Dataset Splits	Yes	Section 5.1 'NEUTRON MODERATOR SIMULATIONS' states: 'In total, 4 HF and 304 LF simulations were generated to form the training dataset for the surrogate model'. Section 6 'MODEL VALIDATION AND BENCHMARKING' mentions: 'we generated 100 out-of-sample HF simulations at randomly sampled θ values [for validation]'. Section 14 'MODEL BENCHMARKING DETAILS' specifies: 'The training dataset is identical to the RESu M training data described in Section 5, comprising 310 LF and 10 HF simulations. We further divided this dataset into three subsets: Small (305 LF + 5 HF), medium (307 LF + 7 HF), and full (310 LF + 10 HF).' It also describes: 'we performed 100 iterations, where each iteration involved randomly splitting the 410 LF and 110 HF samples into a full training dataset and a validation set (100 HF samples).'
Hardware Specification	No	The '9 ACKNOWLEDGEMENT' section states: 'The work at Lawrence Berkeley National Laboratory (LBNL), including computational resources provided by the National Energy Research Scientific Computing Center (NERSC), is supported by the U.S. Department of Energy (DOE) under Federal Prime Agreement DE-AC02-05CH11231.' This mentions the computing facility (NERSC) but does not provide specific hardware details such as exact GPU/CPU models or memory specifications.
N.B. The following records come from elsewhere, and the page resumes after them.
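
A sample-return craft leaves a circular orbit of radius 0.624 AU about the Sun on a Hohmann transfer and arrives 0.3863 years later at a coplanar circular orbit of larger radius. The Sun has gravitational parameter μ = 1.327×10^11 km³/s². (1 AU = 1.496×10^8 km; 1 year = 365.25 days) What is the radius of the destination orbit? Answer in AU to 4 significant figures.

r₂ = 1.060 AU

In km: r₁ = 0.624 × 1.496×10^8 = 9.33504×10^7 km.
Transfer time t = 0.3863 years × 365.25 × 86400 s = 1.219070088×10^7 s, and t = π√(a_t³/μ).
So a_t = (μ t²/π²)^(1/3) = (1.327×10^11 × (1.219070088×10^7)² / π²)^(1/3) = 1.2595×10^8 km.
Since a_t = (r₁ + r₂)/2, r₂ = 2a_t − r₁ = 2×1.2595×10^8 − 9.33504×10^7 = 1.585496×10^8 km.
In AU: r₂ = 1.585496×10^8 / 1.496×10^8 = 1.060 AU.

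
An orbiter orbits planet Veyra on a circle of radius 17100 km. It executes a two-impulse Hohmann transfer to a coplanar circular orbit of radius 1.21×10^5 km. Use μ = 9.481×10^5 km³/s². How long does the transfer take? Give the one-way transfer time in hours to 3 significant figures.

t = 16.3 hours

The Hohmann ellipse has a_t = (r₁ + r₂)/2 = 69050 km.
Transfer time t = π√(a_t³/μ) = π√((69050)³ / 9.481×10^5) = 58540 s.
Converting: 58540 s ÷ 3600 s/hour = 16.3 hours.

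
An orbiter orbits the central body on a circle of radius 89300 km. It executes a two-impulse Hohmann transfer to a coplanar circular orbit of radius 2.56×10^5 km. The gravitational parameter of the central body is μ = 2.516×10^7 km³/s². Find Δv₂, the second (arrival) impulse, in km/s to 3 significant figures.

Semi-major axis of the transfer orbit: a_t = (89300 + 2.560×10^5)/2 = 1.7265×10^5 km.
Circular speed at r = 2.560×10^5 km: v_c = √(μ/r) = 9.914 km/s.
Vis-viva on the transfer ellipse at r = 2.560×10^5 km gives v_t = √[μ(2/r − 1/a_t)] = 7.130 km/s.
Δv₂ = |v_t − v_c| = |7.130 − 9.914| = 2.784 km/s.

Δv₂ = 2.78 km/s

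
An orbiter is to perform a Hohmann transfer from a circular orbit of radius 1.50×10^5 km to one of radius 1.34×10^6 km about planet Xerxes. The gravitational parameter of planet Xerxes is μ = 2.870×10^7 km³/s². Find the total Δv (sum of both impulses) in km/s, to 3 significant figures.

Δv = 7.27 km/s

Semi-major axis of the transfer orbit: a_t = (1.500×10^5 + 1.340×10^6)/2 = 7.450×10^5 km.
At r₁ the circular-orbit speed is v₁ = √(μ/r₁) = 13.832 km/s.
Transfer-orbit speed at r₁ (vis-viva): v_p = √[μ(2/r₁ − 1/a_t)] = 18.551 km/s.
First burn Δv₁ = |v_p − v₁| = 4.719 km/s.
Circular speed at r₂: v₂ = √(μ/r₂) = 4.628 km/s.
Transfer-orbit speed at r₂: v_a = √[μ(2/r₂ − 1/a_t)] = 2.077 km/s.
Second burn Δv₂ = |v₂ − v_a| = 2.551 km/s.
Δv = Δv₁ + Δv₂ = 4.719 + 2.551 = 7.270 km/s.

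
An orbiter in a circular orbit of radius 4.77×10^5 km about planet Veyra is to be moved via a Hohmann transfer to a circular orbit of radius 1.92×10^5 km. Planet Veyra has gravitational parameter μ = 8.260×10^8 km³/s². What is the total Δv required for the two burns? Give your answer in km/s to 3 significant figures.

Transfer-ellipse semi-major axis a_t = (r₁ + r₂)/2 = (4.770×10^5 + 1.920×10^5)/2 = 3.345×10^5 km.
Circular speed at r₁: v₁ = √(μ/r₁) = √(8.260×10^8/4.770×10^5) = 41.613 km/s.
Transfer-orbit speed at r₁ (vis-viva equation): v_a = √[μ(2/r₁ − 1/a_t)] = 31.527 km/s.
First burn Δv₁ = |v_a − v₁| = 10.09 km/s.
Circular speed at r₂: v₂ = √(μ/r₂) = 65.5903 km/s.
Transfer-orbit speed at r₂: v_p = √[μ(2/r₂ − 1/a_t)] = 78.3250 km/s.
Second burn Δv₂ = |v₂ − v_p| = 12.73 km/s.
Δv = Δv₁ + Δv₂ = 10.09 + 12.73 = 22.82 km/s.

Δv = 22.8 km/s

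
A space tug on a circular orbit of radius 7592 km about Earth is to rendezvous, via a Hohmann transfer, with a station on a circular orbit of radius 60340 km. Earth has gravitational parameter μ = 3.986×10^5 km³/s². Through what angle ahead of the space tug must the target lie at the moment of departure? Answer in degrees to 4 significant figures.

The Hohmann ellipse has a_t = (r₁ + r₂)/2 = 33966 km.
The half-period of the transfer ellipse is t = π√(a_t³/μ) = 31149 s.
The target's mean motion on its circular orbit is ω₂ = √(μ/r₂³) = 4.2595×10^-5 rad/s.
Angle swept by the target during transfer: ω₂·t = 1.3268 rad = 76.02°.
Arrival is 180° from departure on the ellipse, so φ = 180° − 76.02° = 104.0°.

φ = 104.0°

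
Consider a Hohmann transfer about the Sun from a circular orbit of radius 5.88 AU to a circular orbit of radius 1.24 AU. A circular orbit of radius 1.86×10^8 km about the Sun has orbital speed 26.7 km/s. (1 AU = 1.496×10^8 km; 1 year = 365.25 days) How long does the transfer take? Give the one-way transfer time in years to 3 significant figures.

t = 3.36 years

From the circular-orbit relation v² = μ/r at r = 1.86×10^8 km: μ = v²r = (26.7)² × 1.86×10^8 = 1.32598×10^11 km³/s².
In km: r₁ = 5.88 × 1.496×10^8 = 8.79648×10^8 km; r₂ = 1.24 × 1.496×10^8 = 1.85504×10^8 km.
Transfer-ellipse semi-major axis a_t = (r₁ + r₂)/2 = (8.79648×10^8 + 1.85504×10^8)/2 = 5.32576×10^8 km.
Half the transfer-orbit period gives t = π√(a_t³/μ) = 1.060×10^8 s.
Converting: 1.060×10^8 s ÷ 3.15576×10^7 s/year (365.25 × 86400) = 3.36 years.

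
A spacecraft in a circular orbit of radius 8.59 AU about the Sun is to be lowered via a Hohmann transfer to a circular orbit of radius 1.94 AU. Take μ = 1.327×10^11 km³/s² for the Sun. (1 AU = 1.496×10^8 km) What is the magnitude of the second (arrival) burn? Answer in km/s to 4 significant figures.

In km: r₁ = 8.59 × 1.496×10^8 = 1.285064×10^9 km; r₂ = 1.94 × 1.496×10^8 = 2.90224×10^8 km.
Semi-major axis of the transfer orbit: a_t = (1.285064×10^9 + 2.90224×10^8)/2 = 7.87644×10^8 km.
On the circular orbit at r = 2.90224×10^8 km, v_c = √(μ/r) = 21.38 km/s.
Vis-viva on the transfer ellipse at r = 2.90224×10^8 km gives v_t = √[μ(2/r − 1/a_t)] = 27.31 km/s.
Δv₂ = |v_t − v_c| = |27.31 − 21.38| = 5.930 km/s.

Δv₂ = 5.930 km/s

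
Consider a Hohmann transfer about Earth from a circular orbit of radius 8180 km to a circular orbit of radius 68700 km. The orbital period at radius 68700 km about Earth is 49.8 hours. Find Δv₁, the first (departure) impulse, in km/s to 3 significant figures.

Δv₁ = 2.35 km/s

From Kepler's third law T² = 4π²r³/μ at r = 68700 km, T = 49.8 hours = 49.8 × 3600 s = 1.7928×10^5 s: μ = 4π²r³/T² = 3.98260×10^5 km³/s².
Transfer-ellipse semi-major axis a_t = (r₁ + r₂)/2 = (8180 + 68700)/2 = 38440 km.
On the circular orbit at r = 8180 km, v_c = √(μ/r) = 6.978 km/s.
Vis-viva on the transfer ellipse at r = 8180 km gives v_t = √[μ(2/r − 1/a_t)] = 9.328 km/s.
Δv₁ = |v_t − v_c| = |9.328 − 6.978| = 2.350 km/s.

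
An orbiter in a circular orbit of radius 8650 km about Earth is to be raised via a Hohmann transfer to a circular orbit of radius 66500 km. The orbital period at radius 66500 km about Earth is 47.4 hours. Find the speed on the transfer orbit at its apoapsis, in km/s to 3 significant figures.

v = 1.17 km/s

From Kepler's third law T² = 4π²r³/μ at r = 66500 km, T = 47.4 hours = 47.4 × 3600 s = 1.7064×10^5 s: μ = 4π²r³/T² = 3.98715×10^5 km³/s².
The Hohmann ellipse has a_t = (r₁ + r₂)/2 = 37575 km.
The apoapsis of the transfer ellipse is at r = 66500 km.
From the vis-viva equation, v = √[μ(2/r − 1/a_t)] = 1.175 km/s.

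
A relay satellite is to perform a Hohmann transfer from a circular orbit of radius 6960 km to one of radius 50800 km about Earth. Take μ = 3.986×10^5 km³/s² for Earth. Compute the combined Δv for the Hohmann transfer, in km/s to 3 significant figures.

Semi-major axis of the transfer orbit: a_t = (6960 + 50800)/2 = 28880 km.
At r₁ the circular-orbit speed is v₁ = √(μ/r₁) = 7.5677 km/s.
On the transfer ellipse at r₁, vis-viva equation gives v_p = √[μ(2/r₁ − 1/a_t)] = 10.037 km/s.
First burn Δv₁ = |v_p − v₁| = 2.469 km/s.
Circular speed at r₂: v₂ = √(μ/r₂) = 2.801 km/s.
Transfer-orbit speed at r₂: v_a = √[μ(2/r₂ − 1/a_t)] = 1.375 km/s.
Second burn Δv₂ = |v₂ − v_a| = 1.426 km/s.
Δv = Δv₁ + Δv₂ = 2.469 + 1.426 = 3.895 km/s.

Δv = 3.90 km/s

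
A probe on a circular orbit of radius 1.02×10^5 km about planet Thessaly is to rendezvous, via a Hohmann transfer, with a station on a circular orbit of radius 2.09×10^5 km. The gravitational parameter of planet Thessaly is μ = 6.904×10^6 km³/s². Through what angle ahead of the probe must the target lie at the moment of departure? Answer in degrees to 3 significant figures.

Semi-major axis of the transfer orbit: a_t = (1.020×10^5 + 2.090×10^5)/2 = 1.555×10^5 km.
The half-period of the transfer ellipse is t = π√(a_t³/μ) = 73320 s.
The target's mean motion on its circular orbit is ω₂ = √(μ/r₂³) = 2.750×10^-5 rad/s.
Angle swept by the target during transfer: ω₂·t = 2.016 rad = 115.5°.
Arrival is 180° from departure on the ellipse, so φ = 180° − 115.5° = 64.5°.

φ = 64.5°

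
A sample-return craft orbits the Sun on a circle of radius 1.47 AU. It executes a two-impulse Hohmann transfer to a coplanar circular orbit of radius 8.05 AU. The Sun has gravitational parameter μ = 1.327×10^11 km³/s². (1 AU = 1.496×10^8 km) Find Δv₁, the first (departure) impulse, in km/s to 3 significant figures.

Δv₁ = 7.38 km/s

In km: r₁ = 1.47 × 1.496×10^8 = 2.19912×10^8 km; r₂ = 8.05 × 1.496×10^8 = 1.20428×10^9 km.
Semi-major axis of the transfer orbit: a_t = (2.19912×10^8 + 1.20428×10^9)/2 = 7.12096×10^8 km.
On the circular orbit at r = 2.19912×10^8 km, v_c = √(μ/r) = 24.56467 km/s.
Vis-viva on the transfer ellipse at r = 2.19912×10^8 km gives v_t = √[μ(2/r − 1/a_t)] = 31.94519 km/s.
Δv₁ = |v_t − v_c| = |31.94519 − 24.56467| = 7.381 km/s.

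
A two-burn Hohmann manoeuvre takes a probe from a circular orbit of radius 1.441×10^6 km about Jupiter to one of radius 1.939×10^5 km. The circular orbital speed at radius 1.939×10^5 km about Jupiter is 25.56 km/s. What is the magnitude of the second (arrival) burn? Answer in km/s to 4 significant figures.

Δv₂ = 8.376 km/s

From the circular-orbit relation v² = μ/r at r = 1.939×10^5 km: μ = v²r = (25.56)² × 1.939×10^5 = 1.26678×10^8 km³/s².
The Hohmann ellipse has a_t = (r₁ + r₂)/2 = 8.1745×10^5 km.
Circular speed at r = 1.939×10^5 km: v_c = √(μ/r) = 25.560 km/s.
Vis-viva on the transfer ellipse at r = 1.939×10^5 km gives v_t = √[μ(2/r − 1/a_t)] = 33.936 km/s.
Δv₂ = |v_t − v_c| = |33.936 − 25.560| = 8.376 km/s.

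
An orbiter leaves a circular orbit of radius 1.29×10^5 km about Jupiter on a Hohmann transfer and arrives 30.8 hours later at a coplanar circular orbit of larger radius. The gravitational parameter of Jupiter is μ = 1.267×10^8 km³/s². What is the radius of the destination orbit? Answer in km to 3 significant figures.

r₂ = 9.52×10^5 km

Transfer time t = 30.8 hours = 1.1088×10^5 s, and t = π√(a_t³/μ).
So a_t = (μ t²/π²)^(1/3) = (1.267×10^8 × (1.1088×10^5)² / π²)^(1/3) = 5.4042×10^5 km.
Since a_t = (r₁ + r₂)/2, r₂ = 2a_t − r₁ = 2×5.4042×10^5 − 1.290×10^5 = 9.5184×10^5 km.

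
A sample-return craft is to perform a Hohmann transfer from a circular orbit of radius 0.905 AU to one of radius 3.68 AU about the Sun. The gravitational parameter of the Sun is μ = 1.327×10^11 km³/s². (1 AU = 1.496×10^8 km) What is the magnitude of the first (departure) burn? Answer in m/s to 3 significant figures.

In km: r₁ = 0.905 × 1.496×10^8 = 1.35388×10^8 km; r₂ = 3.68 × 1.496×10^8 = 5.50528×10^8 km.
The Hohmann ellipse has a_t = (r₁ + r₂)/2 = 3.42958×10^8 km.
On the circular orbit at r = 1.35388×10^8 km, v_c = √(μ/r) = 31.3073 km/s.
Transfer-orbit speed at the same r (vis-viva, a = a_t): v_t = √[μ(2/r − 1/a_t)] = 39.6657 km/s.
Δv₁ = |v_t − v_c| = |39.6657 − 31.3073| = 8.358 km/s.

Δv₁ = 8360 m/s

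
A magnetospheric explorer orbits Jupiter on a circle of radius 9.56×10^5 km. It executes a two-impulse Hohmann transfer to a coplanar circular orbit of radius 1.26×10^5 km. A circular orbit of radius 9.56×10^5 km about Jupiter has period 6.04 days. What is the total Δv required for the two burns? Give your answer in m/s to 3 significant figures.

Δv = 16400 m/s

From Kepler's third law T² = 4π²r³/μ at r = 9.56×10^5 km, T = 6.04 days = 6.04 × 86400 s = 5.21856×10^5 s: μ = 4π²r³/T² = 1.26658×10^8 km³/s².
Semi-major axis of the transfer orbit: a_t = (9.560×10^5 + 1.260×10^5)/2 = 5.410×10^5 km.
At r₁ the circular-orbit speed is v₁ = √(μ/r₁) = 11.5103 km/s.
Transfer-orbit speed at r₁ (vis-viva equation): v_a = √[μ(2/r₁ − 1/a_t)] = 5.55487 km/s.
First burn Δv₁ = |v_a − v₁| = 5.9554 km/s.
At r₂, v₂ = √(μ/r₂) = 31.705 km/s.
Transfer-orbit speed at r₂: v_p = √[μ(2/r₂ − 1/a_t)] = 42.146 km/s.
Second burn Δv₂ = |v₂ − v_p| = 10.441 km/s.
Total Δv = Δv₁ + Δv₂ = 16.40 km/s.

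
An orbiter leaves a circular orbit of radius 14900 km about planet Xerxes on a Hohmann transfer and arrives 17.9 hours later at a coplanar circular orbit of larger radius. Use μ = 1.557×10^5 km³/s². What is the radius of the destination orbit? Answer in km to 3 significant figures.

r₂ = 65700 km

Transfer time t = 17.9 hours = 64440 s, and t = π√(a_t³/μ).
So a_t = (μ t²/π²)^(1/3) = (1.557×10^5 × (64440)² / π²)^(1/3) = 40312 km.
Since a_t = (r₁ + r₂)/2, r₂ = 2a_t − r₁ = 2×40312 − 14900 = 65724 km.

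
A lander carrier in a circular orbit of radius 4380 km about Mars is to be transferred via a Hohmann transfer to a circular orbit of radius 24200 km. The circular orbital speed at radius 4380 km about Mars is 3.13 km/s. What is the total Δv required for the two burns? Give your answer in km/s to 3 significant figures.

From the circular-orbit relation v² = μ/r at r = 4380 km: μ = v²r = (3.13)² × 4380 = 42910.4 km³/s².
Semi-major axis of the transfer orbit: a_t = (4380 + 24200)/2 = 14290 km.
Circular speed at r₁: v₁ = √(μ/r₁) = √(42910.4/4380) = 3.1300 km/s.
On the transfer ellipse at r₁, vis-viva gives v_p = √[μ(2/r₁ − 1/a_t)] = 4.0732 km/s.
First burn Δv₁ = |v_p − v₁| = 0.9432 km/s.
At r₂, v₂ = √(μ/r₂) = 1.3316 km/s.
Transfer-orbit speed at r₂: v_a = √[μ(2/r₂ − 1/a_t)] = 0.73722 km/s.
Second burn Δv₂ = |v₂ − v_a| = 0.5944 km/s.
Δv = Δv₁ + Δv₂ = 0.9432 + 0.5944 = 1.538 km/s.

Δv = 1.54 km/s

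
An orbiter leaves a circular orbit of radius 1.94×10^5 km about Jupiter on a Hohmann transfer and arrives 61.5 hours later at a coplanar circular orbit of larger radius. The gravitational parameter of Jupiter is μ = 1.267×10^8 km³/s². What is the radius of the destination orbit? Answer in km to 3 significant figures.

r₂ = 1.52×10^6 km

Transfer time t = 61.5 hours = 2.214×10^5 s, and t = π√(a_t³/μ).
So a_t = (μ t²/π²)^(1/3) = (1.267×10^8 × (2.214×10^5)² / π²)^(1/3) = 8.5693×10^5 km.
Since a_t = (r₁ + r₂)/2, r₂ = 2a_t − r₁ = 2×8.5693×10^5 − 1.940×10^5 = 1.51986×10^6 km.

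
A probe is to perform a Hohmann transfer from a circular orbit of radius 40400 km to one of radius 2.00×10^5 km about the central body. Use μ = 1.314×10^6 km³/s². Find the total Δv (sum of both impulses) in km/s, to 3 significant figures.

Δv = 2.73 km/s

Semi-major axis of the transfer orbit: a_t = (40400 + 2.000×10^5)/2 = 1.202×10^5 km.
At r₁ the circular-orbit speed is v₁ = √(μ/r₁) = 5.70305 km/s.
On the transfer ellipse at r₁, vis-viva gives v_p = √[μ(2/r₁ − 1/a_t)] = 7.35648 km/s.
First burn Δv₁ = |v_p − v₁| = 1.6534 km/s.
Circular speed at r₂: v₂ = √(μ/r₂) = 2.5632 km/s.
Transfer-orbit speed at r₂: v_a = √[μ(2/r₂ − 1/a_t)] = 1.4860 km/s.
Second burn Δv₂ = |v₂ − v_a| = 1.0772 km/s.
Δv = Δv₁ + Δv₂ = 1.6534 + 1.0772 = 2.731 km/s.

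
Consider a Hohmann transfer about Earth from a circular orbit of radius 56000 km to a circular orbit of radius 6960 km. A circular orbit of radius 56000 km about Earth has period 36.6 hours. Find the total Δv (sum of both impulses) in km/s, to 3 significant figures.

From Kepler's third law T² = 4π²r³/μ at r = 56000 km, T = 36.6 hours = 36.6 × 3600 s = 1.3176×10^5 s: μ = 4π²r³/T² = 3.99353×10^5 km³/s².
The Hohmann ellipse has a_t = (r₁ + r₂)/2 = 31480 km.
At r₁ the circular-orbit speed is v₁ = √(μ/r₁) = 2.6704 km/s.
Transfer-orbit speed at r₁ (v² = μ(2/r − 1/a)): v_a = √[μ(2/r₁ − 1/a_t)] = 1.2557 km/s.
First burn Δv₁ = |v_a − v₁| = 1.415 km/s.
At r₂, v₂ = √(μ/r₂) = 7.5748 km/s.
Transfer-orbit speed at r₂: v_p = √[μ(2/r₂ − 1/a_t)] = 10.103 km/s.
Second burn Δv₂ = |v₂ − v_p| = 2.528 km/s.
Total Δv = Δv₁ + Δv₂ = 3.943 km/s.

Δv = 3.94 km/s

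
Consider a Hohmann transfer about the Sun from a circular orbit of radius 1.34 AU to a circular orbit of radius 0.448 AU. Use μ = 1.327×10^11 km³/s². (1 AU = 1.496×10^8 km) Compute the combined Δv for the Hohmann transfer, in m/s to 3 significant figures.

Δv = 17500 m/s

In km: r₁ = 1.34 × 1.496×10^8 = 2.00464×10^8 km; r₂ = 0.448 × 1.496×10^8 = 6.70208×10^7 km.
The Hohmann ellipse has a_t = (r₁ + r₂)/2 = 1.337424×10^8 km.
At r₁ the circular-orbit speed is v₁ = √(μ/r₁) = 25.7287 km/s.
Transfer-orbit speed at r₁ (vis-viva): v_a = √[μ(2/r₁ − 1/a_t)] = 18.2133 km/s.
First burn Δv₁ = |v_a − v₁| = 7.5154 km/s.
At r₂, v₂ = √(μ/r₂) = 44.4970 km/s.
Transfer-orbit speed at r₂: v_p = √[μ(2/r₂ − 1/a_t)] = 54.4771 km/s.
Second burn Δv₂ = |v₂ − v_p| = 9.9801 km/s.
Δv = Δv₁ + Δv₂ = 7.5154 + 9.9801 = 17.50 km/s.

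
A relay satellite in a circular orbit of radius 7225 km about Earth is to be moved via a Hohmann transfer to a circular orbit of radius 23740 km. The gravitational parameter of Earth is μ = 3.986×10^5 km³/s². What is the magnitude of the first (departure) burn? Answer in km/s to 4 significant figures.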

Software Dependencies	No	Section 5.1 mentions: 'we utilized a Monte Carlo (MC) simulation package based on the GEANT-4 toolkit (Agostinelli et al., 2003; Allison et al., 2006), integrated with the existing LEGEND software frameworks (Neuberger; Ramachers and Morgan).' Section 5.3 states: 'The MFGP model was carried out by using the Emukit python library (Paleyes et al., 2023).' While these software tools are identified, specific version numbers for GEANT-4, LEGEND software frameworks, or Emukit are not explicitly provided.
Experiment Setup	No	Section 5.2 'CONDITIONAL NEURAL PROCESS RESULT' details some aspects of CNP training, such as: 'Training is performed using supervised learning, where a signal label (1) is assigned to neutrons that successfully produce 77(m)Ge background, and a background label (0) is assigned to neutrons that do not.' It also describes the 'mixup' technique, where 'λ is randomly drawn from a beta distribution B(0.1, 0.1).' Section 5.3 'RESUM RESULT' mentions: 'six active learning iterations were performed'. However, concrete hyperparameters such as learning rates, batch sizes, optimizer choices, or detailed neural network architectures for the CNP are not explicitly provided in the main text.